Paul Goble
Staunton, April 16 – There is no question that Estonia, Latvia and Lithuania have sought to make a more complete break with those things that have linked it to the former Soviet republics, but even they have remained tied, sometimes by necessity and sometimes by choice, to links with them.
They are still connected with the railways of their eastern neighbors and work together with them to ensure that the trains run safely and on time. And they are still linked into the electric power grid including Belarus and the Russian Federation, in a collective grid known as BRELL.
But this week, in anticipation of ending that power relationship completely by 2025, the Baltic countries flipped a switch cutting them off from the Belarusian-Russian power grid. That was possible because they are now increasingly tied into the power grid of the European Union (novayagazeta.ru/articles/2021/04/17/vysokovoltnye-otnosheniia).
Not surprisingly, as Mariya Yepifanova of Moscow’s Novaya gazeta writes, “Russia sees in this an exclusively political explanation and is calculating the losses which it supposes the residents of Estonia, Latvia and Lithuania, the final consumers of electric power, will suffer as a result.”
But the Baltic governments say that any difficulties are temporary and that their countries will “in the final analysis only benefit by breaking electric ties with Russia.” But Russia has longer term concerns, not only in terms of its influence over these countries but about its ability to deliver electric power to the Russian exclave of Kaliningrad.

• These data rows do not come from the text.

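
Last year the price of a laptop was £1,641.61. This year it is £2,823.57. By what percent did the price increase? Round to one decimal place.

Change: £2,823.57 − £1,641.61 = £1,181.96.
Relative to the original: £1,181.96 ÷ £1,641.61 ≈ 72.0%.
So the price increased by 72.0%.

72.0%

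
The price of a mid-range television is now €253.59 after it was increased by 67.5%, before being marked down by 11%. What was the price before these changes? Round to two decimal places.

€170.11

Undoing the 11% decrease: €253.59 ÷ 0.89 ≈ €284.932584.
Undoing the 67.5% increase: €284.932584 ÷ 1.675 ≈ €170.11.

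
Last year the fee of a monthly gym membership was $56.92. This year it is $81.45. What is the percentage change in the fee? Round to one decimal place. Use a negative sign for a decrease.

43.1%

Change: $81.45 − $56.92 = $24.53.
Relative to the original: $24.53 ÷ $56.92 ≈ 43.1%.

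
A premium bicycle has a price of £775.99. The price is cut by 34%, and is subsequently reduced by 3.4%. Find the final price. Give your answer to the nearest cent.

£494.74

Each change multiplies by a factor: 0.66 × 0.966 = 0.63756.
£775.99 × 0.63756 = £494.7401844 ≈ £494.74.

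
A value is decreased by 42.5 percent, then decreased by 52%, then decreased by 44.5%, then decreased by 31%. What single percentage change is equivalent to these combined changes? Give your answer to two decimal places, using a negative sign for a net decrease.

-89.43%

A 42.5% decrease multiplies by 0.575.
Then a 52% decrease: 0.575 × 0.48 = 0.276.
Then a 44.5% decrease: 0.276 × 0.555 = 0.15318.
Then a 31% decrease: 0.15318 × 0.69 = 0.1056942.
Overall factor 0.1056942, i.e. -89.43%.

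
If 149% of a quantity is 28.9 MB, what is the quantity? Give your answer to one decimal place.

28.9 MB ÷ 1.49 ≈ 19.4 MB.

19.4 MB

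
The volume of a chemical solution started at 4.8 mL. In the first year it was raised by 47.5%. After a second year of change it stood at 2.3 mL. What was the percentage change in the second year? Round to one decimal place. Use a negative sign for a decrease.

-67.5%

After the first year: 4.8 × 1.475 = 7.08.
Second-year multiplier: 2.3 ÷ 7.08 ≈ 0.32486.
That is a change of -67.5%.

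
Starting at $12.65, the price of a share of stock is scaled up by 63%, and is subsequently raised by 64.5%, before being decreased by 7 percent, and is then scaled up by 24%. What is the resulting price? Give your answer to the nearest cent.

Each change multiplies by a factor: 1.63 × 1.645 × 0.93 × 1.24 = 3.09213282.
$12.65 × 3.09213282 = $39.115480173 ≈ $39.12.

$39.12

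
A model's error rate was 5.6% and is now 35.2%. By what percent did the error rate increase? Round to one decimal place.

528.6%

The change is 35.2 − 5.6 = 29.6 percentage points.
Relative to the original 5.6%, that is 29.6 ÷ 5.6 ≈ 528.6%.
So the error rate rose by 528.6%.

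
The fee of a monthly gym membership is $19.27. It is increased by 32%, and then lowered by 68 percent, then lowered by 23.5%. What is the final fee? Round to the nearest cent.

32% increase: $19.27 × 1.32 = $25.4364.
68% decrease: $25.4364 × 0.32 = $8.139648.
After the 23.5% decrease: $8.139648 × 0.765 = $6.22683072 ≈ $6.23.

$6.23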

The three Baltic countries, on the one hand, and Russia and Belarus, on the other, were gradually separating with Estonia taking the lead in establishing a power link with Finland. But after the Crimean Anschluss in 2014, all the Baltic governments decided they needed to break with the east as far as electric power is concerned.
That desire has only been intensified because of concerns about the safety of the nuclear power plant in Belarus, Yepifanova continues.

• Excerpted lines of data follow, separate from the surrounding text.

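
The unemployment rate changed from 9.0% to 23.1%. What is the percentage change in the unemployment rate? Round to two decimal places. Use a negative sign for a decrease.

156.67%

The change is 23.1 − 9.0 = 14.1 percentage points.
Relative to the original 9.0%, that is 14.1 ÷ 9.0 ≈ 156.67%.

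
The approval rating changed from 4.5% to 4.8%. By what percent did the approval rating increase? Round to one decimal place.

6.7%

The change is 4.8 − 4.5 = 0.3 percentage points.
Relative to the original 4.5%, that is 0.3 ÷ 4.5 ≈ 6.7%.
So the approval rating rose by 6.7%.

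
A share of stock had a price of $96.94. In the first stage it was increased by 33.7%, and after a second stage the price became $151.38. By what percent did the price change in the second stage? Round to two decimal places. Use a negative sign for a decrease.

After the first stage: $96.94 × 1.337 = $129.60878.
Second-stage multiplier: $151.38 ÷ $129.60878 ≈ 1.167976.
That is a change of 16.80%.

16.80%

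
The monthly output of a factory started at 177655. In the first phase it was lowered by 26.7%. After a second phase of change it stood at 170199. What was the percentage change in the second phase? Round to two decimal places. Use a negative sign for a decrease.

After the first phase: 177655 × 0.733 = 130221.115.
Second-phase multiplier: 170199 ÷ 130221.115 ≈ 1.307.
That is a change of 30.70%.

30.70%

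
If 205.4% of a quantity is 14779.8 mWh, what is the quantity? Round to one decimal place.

14779.8 mWh ÷ 2.054 ≈ 7195.6 mWh.

7195.6 mWh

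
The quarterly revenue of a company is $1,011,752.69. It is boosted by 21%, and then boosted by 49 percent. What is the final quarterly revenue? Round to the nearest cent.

Each change multiplies by a factor: 1.21 × 1.49 = 1.8029.
$1,011,752.69 × 1.8029 = $1824088.924801 ≈ $1,824,088.92.

$1,824,088.92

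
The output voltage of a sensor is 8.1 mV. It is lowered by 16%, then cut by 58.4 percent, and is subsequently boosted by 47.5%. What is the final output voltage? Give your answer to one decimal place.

4.2 mV

Apply the 16% decrease: 8.1 × 0.84 = 6.804.
After the 58.4% decrease: 6.804 × 0.416 = 2.830464.
47.5% increase: 2.830464 × 1.475 = 4.1749344 ≈ 4.2.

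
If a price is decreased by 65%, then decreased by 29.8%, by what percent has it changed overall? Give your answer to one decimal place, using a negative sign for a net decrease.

The combined multiplier is 0.35 × 0.702 = 0.2457.
That corresponds to a decrease of 75.4%.

-75.4%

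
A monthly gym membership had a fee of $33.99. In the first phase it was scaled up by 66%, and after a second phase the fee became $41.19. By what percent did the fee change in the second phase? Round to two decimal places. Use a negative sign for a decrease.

-27.00%

After the first phase: $33.99 × 1.66 = $56.4234.
Second-phase multiplier: $41.19 ÷ $56.4234 ≈ 0.730016.
That is a change of -27.00%.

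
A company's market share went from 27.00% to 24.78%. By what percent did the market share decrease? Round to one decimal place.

The change is 24.78 − 27.00 = -2.22 percentage points.
Relative to the original 27.00%, that is -2.22 ÷ 27.00 ≈ -8.2%.
So the market share fell by 8.2%.

8.2%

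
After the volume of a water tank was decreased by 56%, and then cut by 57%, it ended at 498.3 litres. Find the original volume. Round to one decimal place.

2,633.7 litres

Undoing the 57% decrease: 498.3 ÷ 0.43 ≈ 1158.837209.
Undoing the 56% decrease: 1158.837209 ÷ 0.44 ≈ 2,633.7 litres.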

Latvian officials say that the test went well and according to agreements between the Baltic countries and their new energy supplies, Poland, Sweden and Finland. And Belarusian officials agree that the test was successful showing that Minsk could deal with the power shutoff without negative consequences for Kaliningrad.

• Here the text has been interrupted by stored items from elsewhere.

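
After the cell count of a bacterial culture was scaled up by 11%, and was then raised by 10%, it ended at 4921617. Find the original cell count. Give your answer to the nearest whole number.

4030808

Undoing the 10% increase: 4921617 ÷ 1.1 ≈ 4474197.272727.
Undoing the 11% increase: 4474197.272727 ÷ 1.11 ≈ 4030808.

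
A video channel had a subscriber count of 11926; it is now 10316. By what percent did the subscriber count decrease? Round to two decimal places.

Change: 10316 − 11926 = -1610.
Relative to the original: -1610 ÷ 11926 ≈ -13.50%.
So the subscriber count decreased by 13.50%.

13.50%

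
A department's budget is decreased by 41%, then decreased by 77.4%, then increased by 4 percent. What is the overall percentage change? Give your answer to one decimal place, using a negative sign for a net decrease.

A 41% decrease multiplies by 0.59.
Then a 77.4% decrease: 0.59 × 0.226 = 0.13334.
Then a 4% increase: 0.13334 × 1.04 = 0.1386736.
Overall factor 0.1386736, i.e. -86.1%.

-86.1%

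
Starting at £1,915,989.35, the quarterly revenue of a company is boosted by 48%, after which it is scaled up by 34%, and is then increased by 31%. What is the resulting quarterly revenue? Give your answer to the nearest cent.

Apply the 48% increase: £1,915,989.35 × 1.48 = £2835664.238.
34% increase: £2835664.238 × 1.34 = £3799790.07892.
Apply the 31% increase: £3799790.07892 × 1.31 = £4977725.0033852 ≈ £4,977,725.00.

£4,977,725.00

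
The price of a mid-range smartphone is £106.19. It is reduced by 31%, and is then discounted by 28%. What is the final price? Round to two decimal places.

£52.76

Each change multiplies by a factor: 0.69 × 0.72 = 0.4968.
£106.19 × 0.4968 = £52.755192 ≈ £52.76.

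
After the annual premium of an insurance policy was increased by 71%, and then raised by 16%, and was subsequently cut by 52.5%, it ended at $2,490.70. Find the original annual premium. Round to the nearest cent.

$2,643.47

Undoing the 52.5% decrease: $2,490.70 ÷ 0.475 ≈ $5243.578947.
Undoing the 16% increase: $5243.578947 ÷ 1.16 ≈ $4520.326678.
Undoing the 71% increase: $4520.326678 ÷ 1.71 ≈ $2,643.47.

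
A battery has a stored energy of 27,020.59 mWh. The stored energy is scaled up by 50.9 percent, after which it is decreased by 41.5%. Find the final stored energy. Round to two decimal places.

23,852.83 mWh

Each change multiplies by a factor: 1.509 × 0.585 = 0.882765.
27,020.59 × 0.882765 = 23852.83113135 ≈ 23,852.83.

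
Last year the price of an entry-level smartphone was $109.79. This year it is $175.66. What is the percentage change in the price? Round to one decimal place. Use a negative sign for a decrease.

Change: $175.66 − $109.79 = $65.87.
Relative to the original: $65.87 ÷ $109.79 ≈ 60.0%.

60.0%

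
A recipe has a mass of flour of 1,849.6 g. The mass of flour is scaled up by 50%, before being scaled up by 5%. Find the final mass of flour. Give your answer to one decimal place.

Each change multiplies by a factor: 1.5 × 1.05 = 1.575.
1,849.6 × 1.575 = 2913.12 ≈ 2,913.1.

2,913.1 g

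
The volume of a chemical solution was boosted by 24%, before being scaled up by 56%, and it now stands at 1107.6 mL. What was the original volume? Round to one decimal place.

572.6 mL

Undoing the 56% increase: 1107.6 ÷ 1.56 = 710.
Undoing the 24% increase: 710 ÷ 1.24 ≈ 572.6 mL.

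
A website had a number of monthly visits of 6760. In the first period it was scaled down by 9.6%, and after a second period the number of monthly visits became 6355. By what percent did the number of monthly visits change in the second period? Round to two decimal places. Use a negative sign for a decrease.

After the first period: 6760 × 0.904 = 6111.04.
Second-period multiplier: 6355 ÷ 6111.04 ≈ 1.039921.
That is a change of 3.99%.

3.99%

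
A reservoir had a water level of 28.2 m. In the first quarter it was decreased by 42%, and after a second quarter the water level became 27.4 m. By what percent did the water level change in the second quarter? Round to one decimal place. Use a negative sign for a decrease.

After the first quarter: 28.2 × 0.58 = 16.356.
Second-quarter multiplier: 27.4 ÷ 16.356 ≈ 1.67523.
That is a change of 67.5%.

67.5%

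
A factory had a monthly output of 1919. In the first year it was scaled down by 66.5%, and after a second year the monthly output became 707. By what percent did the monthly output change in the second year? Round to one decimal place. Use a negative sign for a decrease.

After the first year: 1919 × 0.335 = 642.865.
Second-year multiplier: 707 ÷ 642.865 ≈ 1.09976.
That is a change of 10.0%.

10.0%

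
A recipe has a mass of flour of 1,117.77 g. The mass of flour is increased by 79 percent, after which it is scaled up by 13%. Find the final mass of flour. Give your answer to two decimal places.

2,260.91 g

79% increase: 1,117.77 × 1.79 = 2000.8083.
Apply the 13% increase: 2000.8083 × 1.13 = 2260.913379 ≈ 2,260.91.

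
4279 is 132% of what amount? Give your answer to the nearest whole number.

3242

4279 ÷ 1.32 ≈ 3242.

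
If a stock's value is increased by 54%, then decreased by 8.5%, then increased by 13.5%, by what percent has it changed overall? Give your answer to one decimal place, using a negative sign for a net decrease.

59.9%

A 54% increase multiplies by 1.54.
Then an 8.5% decrease: 1.54 × 0.915 = 1.4091.
Then a 13.5% increase: 1.4091 × 1.135 = 1.5993285.
Overall factor 1.5993285, i.e. 59.9%.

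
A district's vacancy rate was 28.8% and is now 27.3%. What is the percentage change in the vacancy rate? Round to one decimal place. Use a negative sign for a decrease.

The change is 27.3 − 28.8 = -1.5 percentage points.
Relative to the original 28.8%, that is -1.5 ÷ 28.8 ≈ -5.2%.

-5.2%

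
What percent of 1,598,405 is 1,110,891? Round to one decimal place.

69.5%

1,110,891 ÷ 1,598,405 ≈ 69.5%.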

Russian observers, pointing to a jump in spot energy prices in Lithuania, say that the Balts are only harming themselves. But officials in those countries say the change in spot prices was an overreaction because Estonia, Latvia and Lithuania have already reduced their reliance on power from Russia and Belarus to a small fraction of what it was.
Not only are these countries getting power from European states but they are developing their own power production capabilities. And they like all EU countries are now focused on developing renewable energy production rather than continuing to rely on coal, oil and gas produced electric power.
That is the future, Juris Ozolins, a former Latvian energy minister says. The question is: where is Russia in all this? It hasn’t yet made a commitment to make such a change and will only fall further and further behind.